Now, someone seems to have noticed that not all the audience might be old enough to even know that these people were real. So they have commissioned a primer – a sort of recruitment programme to the cause if you will – about these … well, I’ve used the word too much already. These guys.

The Real Spies Among Friends takes us from 1930s Cambridge, where the quartet, all of them scions of good families, destined for jobs and lives at the heart of the establishment, first met. They were all bright, most of them beautiful, two were gay, two were not, and they saw communism as the only good answer to the rise of fascism in Europe. Philby was especially keen on the notion, so when he was invited to tea by a Russian secret agent in 1934 and asked if he wanted to sign up to the Soviet cause – and did he have any pals who would like to do the same, perchance? – the answer was da and da.

They were sleeper agents until the war came, by which time they had claimed their birthrights and become respected figures in MI6 (Philby), MI5 (Blunt), the Foreign Office (Maclean) and in the case of Burgess, who was always a bit of a showoff, all three.

On we jog-trot along the well-marked path, Allam noting the milestones as we go and letting us stop for short briefings with various talking heads as needful.
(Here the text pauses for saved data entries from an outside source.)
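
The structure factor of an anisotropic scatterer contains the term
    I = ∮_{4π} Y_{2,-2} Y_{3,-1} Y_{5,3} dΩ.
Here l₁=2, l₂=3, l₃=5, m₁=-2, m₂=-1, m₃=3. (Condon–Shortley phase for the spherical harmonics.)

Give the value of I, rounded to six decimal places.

-0.200476

Rules hold: Σm=0, L=10 even, 1≤5≤5.
N = 5·7·11 = 385
Δ = 0!·4!·6!/11! = 1/2310
Racah Σ t=0..0: t=0:+1/144 = 1/144
⇒ 3j(2 3 5; 0 0 0)² = 10/231, sgn -1
Racah Σ t=0..0: t=0:+1/1152 = 1/1152
⇒ 3j(2 3 5; -2 -1 3)² = 1/33, sgn +1
4πI² = N·(3j₀)²·(3jₘ)² = 50/99
I = -1·√(0.505051/4π) = -0.20047604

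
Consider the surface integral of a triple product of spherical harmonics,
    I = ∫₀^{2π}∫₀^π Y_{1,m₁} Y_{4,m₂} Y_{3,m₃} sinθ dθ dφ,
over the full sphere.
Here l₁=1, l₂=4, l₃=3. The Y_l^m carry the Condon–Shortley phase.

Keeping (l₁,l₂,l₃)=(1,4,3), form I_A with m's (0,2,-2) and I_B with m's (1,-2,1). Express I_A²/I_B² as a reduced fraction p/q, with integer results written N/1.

l's match ⇒ only the (l;m) 3-j factors differ between A and B.
A: triangle coeff Δ(1,4,3) = 1/252; Σ_t [1,1]: t=1:−1/120 = -1/120; (3j)²=1/21 [(1 4 3; 0 2 -2)], sign=+1
B: triangle coeff Δ(1,4,3) = 1/252; Σ_t [0,0]: t=0:+1/96 = 1/96; (3j)²=5/84 [(1 4 3; 1 -2 1)], sign=+1
I_A²/I_B² = (1/21)/(5/84) = 4/5

4/5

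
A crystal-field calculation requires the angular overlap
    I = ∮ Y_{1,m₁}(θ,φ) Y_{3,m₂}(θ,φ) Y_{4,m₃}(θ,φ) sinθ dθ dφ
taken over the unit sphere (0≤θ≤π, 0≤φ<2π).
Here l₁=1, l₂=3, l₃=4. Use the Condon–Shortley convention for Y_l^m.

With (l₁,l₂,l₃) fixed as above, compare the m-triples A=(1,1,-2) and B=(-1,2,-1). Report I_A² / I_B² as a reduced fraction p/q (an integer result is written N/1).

5/1

Same 1,3,4: normalisation and zero-m 3j drop out of the ratio.
A: Δ: 0! 2! 6! / 9! → 1/252; sum: t=0:+1/96 = 1/96; 3j²(1 3 4; 1 1 -2) = Δ·Π!·Σ² = 5/84  (sign +1)
B: Δ: 0! 2! 6! / 9! → 1/252; sum: t=0:+1/240 = 1/240; 3j²(1 3 4; -1 2 -1) = Δ·Π!·Σ² = 1/84  (sign -1)
I_A²/I_B² = (5/84)/(1/84) = 5/1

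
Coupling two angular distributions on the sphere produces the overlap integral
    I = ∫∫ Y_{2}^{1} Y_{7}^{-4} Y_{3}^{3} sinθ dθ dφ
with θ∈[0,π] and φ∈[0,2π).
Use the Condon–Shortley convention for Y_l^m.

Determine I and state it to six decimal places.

triangle: need 5≤l₃≤9, have 3; I=0

0.000000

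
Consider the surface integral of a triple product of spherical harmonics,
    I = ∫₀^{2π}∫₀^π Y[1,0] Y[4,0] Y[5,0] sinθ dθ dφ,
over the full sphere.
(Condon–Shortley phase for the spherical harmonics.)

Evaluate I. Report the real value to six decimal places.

Checks pass: Σm=0; 10 even; l₃=5∈[3,5].
(2·1+1)(2·4+1)(2·5+1) = 297
Δ: 0! 2! 8! / 11! → 1/495
sum: t=0:+1/576 = 1/576
3j²(1 4 5; 0 0 0) = Δ·Π!·Σ² = 5/99  (sign -1)
(m-triple is (0,0,0) — same symbol as above.)
combine: 4πI² = 297·5/99·5/99 = 25/33
take √, sign +1: I = 0.24553200

0.245532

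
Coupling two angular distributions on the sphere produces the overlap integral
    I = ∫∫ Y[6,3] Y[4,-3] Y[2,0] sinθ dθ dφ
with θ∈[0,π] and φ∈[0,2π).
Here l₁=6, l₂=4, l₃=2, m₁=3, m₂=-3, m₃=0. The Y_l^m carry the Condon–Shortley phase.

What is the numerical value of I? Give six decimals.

Rules hold: Σm=0, L=12 even, 2≤2≤10.
N = 13·9·5 = 585
Δ = 8!·4!·0!/13! = 1/6435
Racah Σ t=4..4: t=4:+1/2304 = 1/2304
⇒ 3j(6 4 2; 0 0 0)² = 5/143, sgn +1
Racah Σ t=1..1: t=1:−1/20160 = -1/20160
⇒ 3j(6 4 2; 3 -3 0)² = 12/715, sgn -1
4πI² = N·(3j₀)²·(3jₘ)² = 540/1573
I = -1·√(0.343293/4π) = -0.16528277

-0.165283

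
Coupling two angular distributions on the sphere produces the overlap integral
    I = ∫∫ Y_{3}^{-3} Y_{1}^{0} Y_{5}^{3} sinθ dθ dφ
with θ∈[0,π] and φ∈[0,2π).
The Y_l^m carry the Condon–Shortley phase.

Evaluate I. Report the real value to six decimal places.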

There are historians, former US and Russian intelligence officers, and biographers – all united in their attempts to rein in their absolute bogglement at the power of the old boys’ network and how it allowed its members to get away with so much, so easily, for so long. And to evade any kind of real retribution – beyond being exiled to Russia, the country they so admired but did not in any way wish to experience first-hand – in the end. Burgess died of drink a decade or so after defecting. Maclean worked in Moscow for 20 years and died in 1983. Philby lasted five more years and was buried there with full Soviet military honours, as befitting such a hero. Art historian Sir Anthony Blunt, famously, remained in post as Surveyor of the Queen’s Pictures, even after confessing in 1964, in return for immunity from prosecution and a promise that it would be kept secret for at least 15 years, that he was “the fourth man”. Thatcher – yes, I know, but a stopped clock is right twice a day and all that – named though not noticeably shamed him when the promise expired in 1979 and stripped him of his knighthood. He had to live as a mere mister until his death four years later. The contemporary footage of him shrugging and averring that “I haven’t betrayed my conscience” is one thing that remains amazing however many times you see it – or see the line quoted.

If you are in the mood to be recruited into one of our weirder fandoms, this is the introductory documentary for you. If not, or if you feel quite enough energy and attention has been devoted to these multiply-murderous-at-a-distance men, do turn away and focus on better things and better people.